The chances of prices falling is slim but not nil & here's my two cents.
Sellers control the list price based on education, markets stats, & professional advice of their REALTOR® etc. Buyers ultimately dicatate how much a home will sell for. The more buyers interested in a property listed for sale the higher the selling price. If there aren't any buyers submitting offers it is a clear indication that the list price is too high or it could be something unrelated to the price like the property isn't move-in ready, requiring expensive & time consuming upgrades that most buyers don't have the patience for nowadays to hire a contractor to renovate to suit their own tastes post purchase. Whatever the problem might be it will require the property to sit idle (aka go stale) waiting for the right buyer to come along & submit an offer. Until the seller is motivated to adjust the list price will the price fall.
Another possibility & again unlikely but very well could happen is a recession or depression. Most people are house poor these days living pay cheque to pay cheque as housing takes a greater percentage out of peoples wages than it use to. Loss of employment is the highest probabability nowadays to start the ripple effect of falling house prices. As we're seeing in certain parts of the country specifically in the province of Alberta, the Oil & Energy sector has taken a hit causing undue hardship on many Albertan's which has already had negative effects on the Calgary housing market. The Bank of Canada continues to increase interests rates for no apparent reason other than corporate greed, squeezing every last dollar out of Canadians. Oshawa, ON was recently educated that the cities main employer GM was moving operations to Mexico. So far GM's departure from Oshawa, ON will cost the city thousands of jobs, a large tax base that will have to be made up else where by the residents & corproations that call Oshawa home in order for the city to maintain operations & not become insolvent like Detroit, MI. Hopefully if rumours take reality, Tesla Motors will plant roots & save the day...fingers crossed for Oshawa.
Sobeit that a city or government becomes insolvent the collapse would occur instages. City would put leins on real estate & sell to public to make ends meet. Investors cash would need to dry up before they just give a deed away. More than likely properties would be abandoned & people would jump ship to the next employment source wherever that maybe depending on the grand scheme of things. What would happen in the interim of such a collapse people would downsize to rooming housings as shelter until living on the street was the only option.
So anything is possible but it would be a while before prices fall to rock bottom prices. If you're sitting on the fence about buying, today is the best day to buy real estate not tomorrow or the next day. You buy to make money, not sell. If you make money when you sell that is a bonus. Since the Liberal Government applied stress test qualifications on Canadian Jan. 2018 If you can come up with the 20% downpayment, & can manage the monthly mortgage payments comfortably... what are you waiting for? If you're like most Canadians & don't have the required downpayment but have some savings look at markets where you could qualify to purchase real estate as an investor or network & find like minded investors to discuss investment opportunities.
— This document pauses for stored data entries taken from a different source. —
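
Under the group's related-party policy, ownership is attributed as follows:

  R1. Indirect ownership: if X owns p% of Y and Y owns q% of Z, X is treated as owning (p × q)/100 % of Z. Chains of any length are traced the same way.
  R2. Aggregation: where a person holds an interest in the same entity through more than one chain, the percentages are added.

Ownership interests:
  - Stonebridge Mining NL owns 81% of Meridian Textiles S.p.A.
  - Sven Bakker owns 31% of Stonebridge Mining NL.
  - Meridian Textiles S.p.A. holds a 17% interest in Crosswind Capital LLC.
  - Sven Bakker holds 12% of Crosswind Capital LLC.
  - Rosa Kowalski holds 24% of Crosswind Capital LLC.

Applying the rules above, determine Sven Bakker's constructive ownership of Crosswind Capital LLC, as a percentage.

Chain via Stonebridge Mining NL → Meridian Textiles S.p.A. (R1): 31% × 81% × 17% = 4.2687% of Crosswind Capital LLC.
Direct interest in Crosswind Capital LLC: 12%.
Aggregating (R2): 4.2687% + 12% = 16.2687%.

16.2687%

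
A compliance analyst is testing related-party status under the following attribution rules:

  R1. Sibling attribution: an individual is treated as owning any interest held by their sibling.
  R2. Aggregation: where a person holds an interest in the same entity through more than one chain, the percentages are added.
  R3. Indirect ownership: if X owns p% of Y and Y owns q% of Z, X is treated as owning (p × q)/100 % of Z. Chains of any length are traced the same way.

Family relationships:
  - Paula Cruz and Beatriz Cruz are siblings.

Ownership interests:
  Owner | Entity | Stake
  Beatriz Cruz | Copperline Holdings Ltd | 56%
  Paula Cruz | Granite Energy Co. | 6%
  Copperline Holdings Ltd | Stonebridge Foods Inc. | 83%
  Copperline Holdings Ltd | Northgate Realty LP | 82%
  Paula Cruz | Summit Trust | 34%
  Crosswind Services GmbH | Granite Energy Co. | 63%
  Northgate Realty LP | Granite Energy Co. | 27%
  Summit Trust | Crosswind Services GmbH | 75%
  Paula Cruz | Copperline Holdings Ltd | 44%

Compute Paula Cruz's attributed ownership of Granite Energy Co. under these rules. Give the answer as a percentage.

By sibling attribution (R1), Paula Cruz is treated as also owning Beatriz Cruz's interest in Copperline Holdings Ltd, giving 44% + 56% = 100%.
Chain via Summit Trust → Crosswind Services GmbH (R3): 34% × 75% × 63% = 16.065% of Granite Energy Co.
Chain via Copperline Holdings Ltd → Northgate Realty LP (R3): 100% × 82% × 27% = 22.14% of Granite Energy Co.
Direct interest in Granite Energy Co: 6%.
Aggregating (R2): 16.065% + 22.14% + 6% = 44.205%.

44.205%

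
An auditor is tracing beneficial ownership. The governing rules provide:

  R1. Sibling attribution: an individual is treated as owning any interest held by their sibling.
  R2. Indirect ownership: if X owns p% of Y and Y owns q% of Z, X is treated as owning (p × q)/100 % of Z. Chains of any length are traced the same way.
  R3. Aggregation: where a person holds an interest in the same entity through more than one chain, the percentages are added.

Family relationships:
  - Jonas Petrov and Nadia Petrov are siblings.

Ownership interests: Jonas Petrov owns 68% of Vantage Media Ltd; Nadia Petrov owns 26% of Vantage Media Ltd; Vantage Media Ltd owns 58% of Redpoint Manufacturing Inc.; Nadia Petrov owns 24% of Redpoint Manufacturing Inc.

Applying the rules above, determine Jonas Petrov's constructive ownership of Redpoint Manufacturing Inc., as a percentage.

78.52%

By sibling attribution (R1), Jonas Petrov is treated as also owning Nadia Petrov's interest in Vantage Media Ltd, giving 68% + 26% = 94%.
By sibling attribution (R1), Jonas Petrov is treated as owning Nadia Petrov's 24% interest in Redpoint Manufacturing Inc.
Chain via Vantage Media Ltd (R2): 94% × 58% = 54.52% of Redpoint Manufacturing Inc.
Direct interest in Redpoint Manufacturing Inc: 24%.
Aggregating (R3): 54.52% + 24% = 78.52%.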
Rents have SKYROCKETED 12% from this time last year & climbing rapidly. If you want real estate prices to fall as quickly as tomorrow all that needs to be done is DEMAND from your city council that they:
reduce the tax rate on privately-created buildings and increase the tax rate on land. The lower tax rate on buildings makes them cheaper to build, improve and maintain. The higher tax rate on land reduces the profits from land speculation, which keeps land prices more affordable. Further, revenue from taxes on land can serve public purposes, making public infrastructure more financially self-sustaining.to update the tax rates. This split-rate property tax, also known as “value-capture,” is already in use in a variety of cities around the world, including in high-density, high-population cities like Hong Kong, and in smaller cities such as Harrisburg, Pennsylvania.
Source: Rick Rybeck
Next while you have city councils attention for shits & giggles, DEMAND they update the city land use policies to include the missing middle housing types. Most land use policies exclude these housing types to keep the riff-raff out. Sadly most city by-laws include unnecessary parking requirements as a way disguising it. When city council tells you they're simply following direction from the Provincial Government & the "Places to grow" lesiglation it's time to get your local MPP's involved. More than likely they won't do anything they don't have the authorization to stir up the status quo so you'll need to address this issue to the prime minister.
Governments are scared of upsetting homeowning electorates by introducing taxes that push prices down and they also know that permanently lower house prices would be a nightmare for the overexposed banks of the west.